Dès le lendemain 6 juin 1810, M. le bibliothécaire en chef avait donné suite à la décision de l'Académie. A cette date il porte dans ses comptes pour l'année 1809-1810, la mention suivante (Note: Archives de la Bibliothèque cantonale et universitaire.) :
« [Livré] à Mr. Chavannes-Porta, ensuite d'une délibération académique sur une Bible manuscrite sur vélin pour deux ans £ 200. »
Cette précieuse Bible manuscrite était entrée provisoirement à la Bibliothèque académique. Qu'allait-on faire pour l'acquérir définitivement?
Au bout d'un an et demi, la Bible Porta fait de nouveau l'objet des délibérations de l'Académie. Dans sa séance du 12 novembre 1811 (Note: ARCH. CANT. VAUD., Bdd 5114, p. 145.), « on lit une lettre de M. l'av[oca]t Louis Porta, en date du 11 9bre 1811, par laquelle il offre de rendre la somme de deux cents francs avec intérêt et rate pour retirer la Bible, ancien manuscrit, qu'il a remise pour sureté de dite somme; ou à céder la dite Bible dès ce moment en toute propriété à la Bibliothèque académique, moyennant encore une somme de deux cents francs en sus des deux cents autres qu'il a déjà reçus ».
« L'Académie, avant de répondre à cette proposition, prie M. le Bibliothécaire en chef [le professeur A. Leresche] d'examiner avec soin ce manuscrit et de s'associer pour cela, s'il le juge nécessaire, une personne qu'il croit propre à le seconder dans cet examen. – Sur le rapport de Mr. le Bibliothécaire, l'Académie prendra une décision. »

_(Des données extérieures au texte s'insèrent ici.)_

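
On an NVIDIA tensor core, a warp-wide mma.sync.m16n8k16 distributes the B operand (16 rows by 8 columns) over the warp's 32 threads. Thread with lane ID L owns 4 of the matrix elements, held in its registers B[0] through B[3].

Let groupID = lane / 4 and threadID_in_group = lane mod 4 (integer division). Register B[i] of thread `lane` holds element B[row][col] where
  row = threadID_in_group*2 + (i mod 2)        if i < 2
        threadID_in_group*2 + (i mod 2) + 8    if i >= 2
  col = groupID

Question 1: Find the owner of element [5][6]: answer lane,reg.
c: 6->gid=6  r: 5->r8=0,tid=2,i&1=1
L=6*4+2=26  i=0*2+1=1

26,1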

Peut-être le rapport de M. le professeur Leresche, qui était alors bibliothécaire en chef, ne fut-il pas très enthousiaste. Ce qui est sûr, c'est que la proposition de l'avocat Porta ne fut pas acceptée. On lit en effet dans le procès-verbal de la séance de l'Académie du 26 novembre 1811 (Note: ARCH. CANT. VAUD., Bdd 5114, p. 148.) :
« On délibère de nouveau sur la proposition de Mr. Porta relative à son manuscrit de la Bible et l'on décide que l'Académie ne pouvant consacrer une somme considérable pour un objet plutôt curieux qu'utile, offrira à Mr. Porta £ 240 de ce manuscrit ; si du moins Mr. Porta ne croit pas faire un sacrifice en le cédant à ce prix. »
Mais six mois plus tard le professeur Dav. Secretan avait succédé à A. Leresche en qualité de bibliothécaire en chef. Il sut sans doute mieux que son prédécesseur apprécier la valeur de ce magnifique manuscrit et faire comprendre à ses collègues de l'Académie quelle erreur irréparable elle allait commettre en n'acceptant pas les propositions de l'avocat Porta. Il n'eut, semble-t-il, pas trop de peine à leur faire reconnaître combien ses exigences étaient modestes et l'occasion favorable. Dans sa séance du 30 juin 1812, en effet, l'Académie acceptait le prix demandé par l'avocat Louis Porta.
« M. le Bibliothécaire en chef Secretan – dit le procès-verbal (Note: ARCH. CANT. VAUD., Bdd 5114, p. 215.) – ayant fait à l'Académie la proposition de s'assurer la propriété du manuscrit de la Bible que la Bibliothèque a reçu de M. l'avocat Porta contre son billet de £ 200, dont le terme de deux ans est expiré au 2 juin 1812, en lui offrant quelque chose en sus du dit billet et des intérêts échus, l'Académie délibère que pour ne pas priver Mr. Porta du prix plus élevé qu'il pourrait peut-être en retirer ailleurs, elle lui laisse encore pour une année la faculté de chercher à le vendre plus avantageusement, et qu'au bout de cette troisième année, elle porterait à £ 300 le prix qu'elle lui en délivrerait y compris le dit billet et les intérêts. »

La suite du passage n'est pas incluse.